Cover: Kate Milford, Greenglass House

Die abenteuerliche Detektivstory – erzählt in Agatha Christie-Manier – spielt im legendären Schmuggler-Hotel „Greenglass House“ in einem phantastischen Ort namens Nagspeake. Milo, 12-jähriger Adoptivsohn der Hotelbesitzer, ist entsetzt, als sich über die Weihnachtsferien unerwartete Gäste einquartieren, die alle etwas zu verheimlichen scheinen. Als ein Schneesturm das Haus von der Außenwelt abschneidet, taucht eine Schatzkarte auf und Diebe treiben ihr Unwesen. Milo und Meddy – die vermeintliche Tochter der Köchin – ermitteln und bringen sich dabei selbst in Gefahr. Derweil geht ein Hausgeist um, der Strom fällt aus und Gäste und Personal erzählen einander Geschichten am Kamin. Erlebtes, Ermitteltes und Erzähltes greifen ineinander, so dass alle Geheimnisse bezüglich Hotel und Personen entschlüsselt werden: Identität(en), Familiengeschichte(n) und sogar ein alter Kriminalfall. Hilfreich bei Milos eigener Suche nach Identität und Orientierung ist Freundin Meddy, die ihm das Rollenspiel „Seltsame Spuren“ nahebringt. Aufgrund der Rollenwahl werden Spieler in der realen Welt befähigt, inkognito Aufgaben oder Rätsel zu lösen.

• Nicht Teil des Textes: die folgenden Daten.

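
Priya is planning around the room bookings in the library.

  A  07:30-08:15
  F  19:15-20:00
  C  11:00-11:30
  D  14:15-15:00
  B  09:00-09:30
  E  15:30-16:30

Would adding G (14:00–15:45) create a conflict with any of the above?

A: ends 08:15 at or before G starts 14:00 → clear.
B: ends 09:30 at or before G starts 14:00 → clear.
C: ends 11:30 at or before G starts 14:00 → clear.
D: starts 14:15 before G ends 15:45, and ends 15:00 after G starts 14:00 → overlap.
E: starts 15:30 before G ends 15:45, and ends 16:30 after G starts 14:00 → overlap.
F: starts 19:15 at or after G ends 15:45 → clear.
G overlaps D, E.

Yes — it overlaps D, E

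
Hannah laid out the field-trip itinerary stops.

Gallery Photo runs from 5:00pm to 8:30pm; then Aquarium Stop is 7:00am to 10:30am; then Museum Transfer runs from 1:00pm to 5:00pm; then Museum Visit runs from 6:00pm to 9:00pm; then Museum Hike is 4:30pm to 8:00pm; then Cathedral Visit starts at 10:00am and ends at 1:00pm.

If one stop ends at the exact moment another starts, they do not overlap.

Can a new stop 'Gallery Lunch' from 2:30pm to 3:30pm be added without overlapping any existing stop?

No — it overlaps Museum Transfer

Aquarium Stop: ends 10:30am at or before Gallery Lunch starts 2:30pm → clear.
Cathedral Visit: ends 1:00pm at or before Gallery Lunch starts 2:30pm → clear.
Museum Transfer: starts 1:00pm before Gallery Lunch ends 3:30pm, and ends 5:00pm after Gallery Lunch starts 2:30pm → overlap.
Museum Hike: starts 4:30pm at or after Gallery Lunch ends 3:30pm → clear.
Gallery Photo: starts 5:00pm at or after Gallery Lunch ends 3:30pm → clear.
Museum Visit: starts 6:00pm at or after Gallery Lunch ends 3:30pm → clear.
Gallery Lunch overlaps Museum Transfer.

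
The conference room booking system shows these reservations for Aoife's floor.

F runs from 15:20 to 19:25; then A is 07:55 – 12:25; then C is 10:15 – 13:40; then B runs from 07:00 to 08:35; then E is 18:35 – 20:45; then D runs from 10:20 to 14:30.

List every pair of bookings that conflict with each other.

A & B, A & C, A & D, C & D, E & F

Sorted by start: B, A, C, D, F, E.
A starts before B ends → B and A overlap.
C starts after B ends, so B has no further overlaps.
C starts before A ends → A and C overlap.
D starts before A ends → A and D overlap.
F starts after A ends, so A has no further overlaps.
D starts before C ends → C and D overlap.
F starts after C ends, so C has no further overlaps.
F starts after D ends, so D has no further overlaps.
E starts before F ends → F and E overlap.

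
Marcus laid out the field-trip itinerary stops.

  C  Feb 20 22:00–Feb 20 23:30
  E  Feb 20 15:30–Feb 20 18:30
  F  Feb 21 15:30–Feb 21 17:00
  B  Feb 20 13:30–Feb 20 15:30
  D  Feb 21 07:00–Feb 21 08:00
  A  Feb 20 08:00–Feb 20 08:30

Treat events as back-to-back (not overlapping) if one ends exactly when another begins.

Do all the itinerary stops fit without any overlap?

Yes

Sorted by start: A, B, E, C, D, F.
B starts after A ends — done with A.
E starts exactly when B ends (back-to-back, no overlap) — done with B.
C starts after E ends — done with E.
D starts after C ends — done with C.
F starts after D ends.
Every pair is clear; the schedule has no overlaps.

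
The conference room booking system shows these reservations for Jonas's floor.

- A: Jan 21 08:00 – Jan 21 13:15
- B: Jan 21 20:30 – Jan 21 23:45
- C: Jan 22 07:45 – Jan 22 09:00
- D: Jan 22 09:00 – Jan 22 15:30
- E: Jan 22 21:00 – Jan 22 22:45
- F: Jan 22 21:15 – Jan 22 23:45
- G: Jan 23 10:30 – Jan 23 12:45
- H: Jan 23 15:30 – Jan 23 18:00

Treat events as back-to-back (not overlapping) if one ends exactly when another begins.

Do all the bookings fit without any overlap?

Check each pair: they overlap iff neither finishes before the other starts.
Sorted by start: A, B, C, D, E, F, G, H.
B starts after A ends — done with A.
C starts after B ends — done with B.
D starts exactly when C ends (back-to-back, no overlap) — done with C.
E starts after D ends — done with D.
F starts before E ends → E and F overlap.
That's a conflict, so the schedule is not conflict-free.

No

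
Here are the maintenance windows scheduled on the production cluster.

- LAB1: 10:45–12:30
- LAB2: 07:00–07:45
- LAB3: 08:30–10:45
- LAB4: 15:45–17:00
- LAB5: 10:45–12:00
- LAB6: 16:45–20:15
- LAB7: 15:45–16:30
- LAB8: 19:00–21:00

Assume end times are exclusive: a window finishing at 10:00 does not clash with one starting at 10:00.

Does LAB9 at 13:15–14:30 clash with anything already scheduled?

No — it doesn't clash with anything

LAB2: ends 07:45 at or before LAB9 starts 13:15 → clear.
LAB3: ends 10:45 at or before LAB9 starts 13:15 → clear.
LAB1: ends 12:30 at or before LAB9 starts 13:15 → clear.
LAB5: ends 12:00 at or before LAB9 starts 13:15 → clear.
LAB4: starts 15:45 at or after LAB9 ends 14:30 → clear.
LAB7: starts 15:45 at or after LAB9 ends 14:30 → clear.
LAB6: starts 16:45 at or after LAB9 ends 14:30 → clear.
LAB8: starts 19:00 at or after LAB9 ends 14:30 → clear.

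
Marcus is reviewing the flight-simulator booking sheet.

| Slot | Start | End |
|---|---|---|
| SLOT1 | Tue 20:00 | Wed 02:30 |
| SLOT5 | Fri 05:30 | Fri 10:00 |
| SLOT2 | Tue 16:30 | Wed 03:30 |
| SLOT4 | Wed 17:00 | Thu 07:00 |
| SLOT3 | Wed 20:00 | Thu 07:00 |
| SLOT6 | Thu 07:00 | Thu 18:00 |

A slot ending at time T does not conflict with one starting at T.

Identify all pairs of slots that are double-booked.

SLOT1 & SLOT2, SLOT3 & SLOT4

Sorted by start: SLOT2, SLOT1, SLOT4, SLOT3, SLOT6, SLOT5.
SLOT1 starts before SLOT2 ends → SLOT2 and SLOT1 overlap.
SLOT4 starts after SLOT2 ends, so SLOT2 has no further overlaps.
SLOT4 starts after SLOT1 ends, so SLOT1 has no further overlaps.
SLOT3 starts before SLOT4 ends → SLOT4 and SLOT3 overlap.
SLOT6 starts exactly when SLOT4 ends (back-to-back, no overlap), so SLOT4 has no further overlaps.
SLOT6 starts exactly when SLOT3 ends (back-to-back, no overlap), so SLOT3 has no further overlaps.
SLOT5 starts after SLOT6 ends.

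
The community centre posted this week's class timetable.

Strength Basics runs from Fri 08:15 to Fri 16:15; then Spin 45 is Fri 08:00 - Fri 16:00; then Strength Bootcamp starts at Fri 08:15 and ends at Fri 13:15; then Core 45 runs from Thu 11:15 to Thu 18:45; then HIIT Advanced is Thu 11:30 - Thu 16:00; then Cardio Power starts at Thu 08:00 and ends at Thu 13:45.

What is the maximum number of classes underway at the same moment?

3

Walk through starts and ends in time order (an end at T is processed before a start at T):
Thu 08:00 start Cardio Power → 1
Thu 11:15 start Core 45 → 2
Thu 11:30 start HIIT Advanced → 3
Thu 13:45 end Cardio Power → 2
Thu 16:00 end HIIT Advanced → 1
Thu 18:45 end Core 45 → 0
Fri 08:00 start Spin 45 → 1
Fri 08:15 start Strength Basics → 2
Fri 08:15 start Strength Bootcamp → 3
Fri 13:15 end Strength Bootcamp → 2
Fri 16:00 end Spin 45 → 1
Fri 16:15 end Strength Basics → 0
Peak is 3, at Thu 11:30 (Cardio Power, Core 45, HIIT Advanced).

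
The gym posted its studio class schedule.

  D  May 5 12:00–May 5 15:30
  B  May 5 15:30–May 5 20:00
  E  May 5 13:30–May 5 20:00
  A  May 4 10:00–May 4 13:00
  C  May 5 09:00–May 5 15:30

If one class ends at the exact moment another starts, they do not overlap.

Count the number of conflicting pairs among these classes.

4

Sorted by start: A, C, D, E, B.
C starts after A ends, so nothing later overlaps A either.
D starts before C ends → C and D overlap.
E starts before C ends → C and E overlap.
B starts exactly when C ends (back-to-back, no overlap).
E starts before D ends → D and E overlap.
B starts exactly when D ends (back-to-back, no overlap).
B starts before E ends → E and B overlap.
Overlapping pairs: B & E, C & D, C & E, D & E — 4 in total.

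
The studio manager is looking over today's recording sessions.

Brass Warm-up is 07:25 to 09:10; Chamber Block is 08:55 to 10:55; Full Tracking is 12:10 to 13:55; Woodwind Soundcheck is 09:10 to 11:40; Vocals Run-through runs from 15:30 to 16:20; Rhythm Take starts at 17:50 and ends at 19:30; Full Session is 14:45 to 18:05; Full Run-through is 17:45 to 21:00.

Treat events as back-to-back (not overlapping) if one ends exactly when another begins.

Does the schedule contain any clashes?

Yes

Sorted by start: Brass Warm-up, Chamber Block, Woodwind Soundcheck, Full Tracking, Full Session, Vocals Run-through, Full Run-through, Rhythm Take.
Chamber Block starts before Brass Warm-up ends → Brass Warm-up and Chamber Block overlap.
That's a conflict, so the schedule is not conflict-free.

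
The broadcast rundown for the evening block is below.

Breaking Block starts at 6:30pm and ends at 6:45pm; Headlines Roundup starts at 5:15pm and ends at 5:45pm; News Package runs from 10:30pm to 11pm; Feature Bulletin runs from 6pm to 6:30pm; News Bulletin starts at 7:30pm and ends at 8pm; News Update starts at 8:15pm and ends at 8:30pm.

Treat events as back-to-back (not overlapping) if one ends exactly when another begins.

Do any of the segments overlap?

Two intervals overlap when each starts before the other ends.
Sorted by start: Headlines Roundup, Feature Bulletin, Breaking Block, News Bulletin, News Update, News Package.
Feature Bulletin starts after Headlines Roundup ends, so nothing later overlaps Headlines Roundup either.
Breaking Block starts exactly when Feature Bulletin ends (back-to-back, no overlap), so nothing later overlaps Feature Bulletin either.
News Bulletin starts after Breaking Block ends, so nothing later overlaps Breaking Block either.
News Update starts after News Bulletin ends, so nothing later overlaps News Bulletin either.
News Package starts after News Update ends.
Every pair is clear; the schedule has no overlaps.

No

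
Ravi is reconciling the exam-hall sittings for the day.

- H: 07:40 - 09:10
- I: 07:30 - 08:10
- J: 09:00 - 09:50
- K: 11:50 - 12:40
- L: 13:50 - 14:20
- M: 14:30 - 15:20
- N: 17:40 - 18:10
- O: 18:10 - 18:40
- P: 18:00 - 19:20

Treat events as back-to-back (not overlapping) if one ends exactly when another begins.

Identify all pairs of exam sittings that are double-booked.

H & I, H & J, N & P, O & P

Two intervals overlap when each starts before the other ends.
Sorted by start: I, H, J, K, L, M, N, P, O.
H starts before I ends → I and H overlap.
J starts after I ends, so nothing later overlaps I either.
J starts before H ends → H and J overlap.
K starts after H ends, so nothing later overlaps H either.
K starts after J ends, so nothing later overlaps J either.
L starts after K ends, so nothing later overlaps K either.
M starts after L ends, so nothing later overlaps L either.
N starts after M ends, so nothing later overlaps M either.
P starts before N ends → N and P overlap.
O starts exactly when N ends (back-to-back, no overlap).
O starts before P ends → P and O overlap.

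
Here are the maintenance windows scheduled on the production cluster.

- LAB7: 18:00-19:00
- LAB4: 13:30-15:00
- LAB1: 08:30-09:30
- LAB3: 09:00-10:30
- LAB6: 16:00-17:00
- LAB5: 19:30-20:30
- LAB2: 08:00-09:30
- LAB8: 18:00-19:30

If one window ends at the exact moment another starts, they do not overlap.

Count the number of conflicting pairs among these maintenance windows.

4

Sorted by start: LAB2, LAB1, LAB3, LAB4, LAB6, LAB7, LAB8, LAB5.
LAB1 starts before LAB2 ends → LAB2 and LAB1 overlap.
LAB3 starts before LAB2 ends → LAB2 and LAB3 overlap.
LAB4 starts after LAB2 ends; LAB2 is clear from here.
LAB3 starts before LAB1 ends → LAB1 and LAB3 overlap.
LAB4 starts after LAB1 ends; LAB1 is clear from here.
LAB4 starts after LAB3 ends; LAB3 is clear from here.
LAB6 starts after LAB4 ends; LAB4 is clear from here.
LAB7 starts after LAB6 ends; LAB6 is clear from here.
LAB8 starts before LAB7 ends → LAB7 and LAB8 overlap.
LAB5 starts after LAB7 ends.
LAB5 starts exactly when LAB8 ends (back-to-back, no overlap).
Overlapping pairs: LAB1 & LAB2, LAB1 & LAB3, LAB2 & LAB3, LAB7 & LAB8 — 4 in total.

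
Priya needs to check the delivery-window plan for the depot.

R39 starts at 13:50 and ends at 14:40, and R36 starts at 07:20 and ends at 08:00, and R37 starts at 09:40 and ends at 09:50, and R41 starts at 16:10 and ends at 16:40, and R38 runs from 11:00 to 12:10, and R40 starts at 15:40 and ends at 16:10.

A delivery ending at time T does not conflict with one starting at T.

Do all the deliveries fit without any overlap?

Yes

Sorted by start: R36, R37, R38, R39, R40, R41.
R37 starts after R36 ends, so R36 has no further overlaps.
R38 starts after R37 ends, so R37 has no further overlaps.
R39 starts after R38 ends, so R38 has no further overlaps.
R40 starts after R39 ends, so R39 has no further overlaps.
R41 starts exactly when R40 ends (back-to-back, no overlap).
Every pair is clear; the schedule has no overlaps.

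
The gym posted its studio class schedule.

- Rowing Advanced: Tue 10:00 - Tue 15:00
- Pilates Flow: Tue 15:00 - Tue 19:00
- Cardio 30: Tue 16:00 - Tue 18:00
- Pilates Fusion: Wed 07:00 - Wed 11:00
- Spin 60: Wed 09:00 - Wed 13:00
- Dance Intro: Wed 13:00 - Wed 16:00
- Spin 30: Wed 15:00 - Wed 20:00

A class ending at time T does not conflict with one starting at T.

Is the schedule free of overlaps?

No

Two intervals overlap when each starts before the other ends.
Sorted by start: Rowing Advanced, Pilates Flow, Cardio 30, Pilates Fusion, Spin 60, Dance Intro, Spin 30.
Pilates Flow starts exactly when Rowing Advanced ends (back-to-back, no overlap); Rowing Advanced is clear from here.
Cardio 30 starts before Pilates Flow ends → Pilates Flow and Cardio 30 overlap.
That's a conflict, so the schedule is not conflict-free.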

Kate Milford schreibt Unterhaltungsliteratur im besten Sinne. Sie ist in der Lage, verschiedene Genres, komplexe Themen, Handlungsstränge und Charaktere intelligent miteinander zu verknüpfen, was vorliegendes Kinderbuch (Edgar Allan Poe-Preis) erneut belegt. Die an Milos Person gebundene, verzweigte Geschichte erfordert dabei vom Leser konzentrierte Aufmerksamkeit. Immer wieder werden Erzählfäden fallengelassen und erst später wieder aufgenommen. Orte und Gegenstände, so staubige Speicher und alte Schlüssel, aber auch Märchenmotive sind symbolische Bedeutungsträger, stehen beziehungsreich zueinander und untersetzen die vordergründige Handlung. Ist z. B. von Schätzen die Rede, können tatsächliche, aber auch immaterielle gemeint sein wie etwa Großzügigkeit und Empathie. Letztere, so eine Botschaft der Autorin, haben mit wachsendem (Selbst-)Vertrauen zu tun. Ist dieses noch nicht so stabil, hilft vielleicht ein Rollenspiel wie „Seltsame Spuren“.

Zur Bucheinführung entwickeln ältere Kinder ihren Wunschcharakter: Wer möchten sie sein? Was wollen sie können? Welche (magischen) Gegenstände helfen dabei?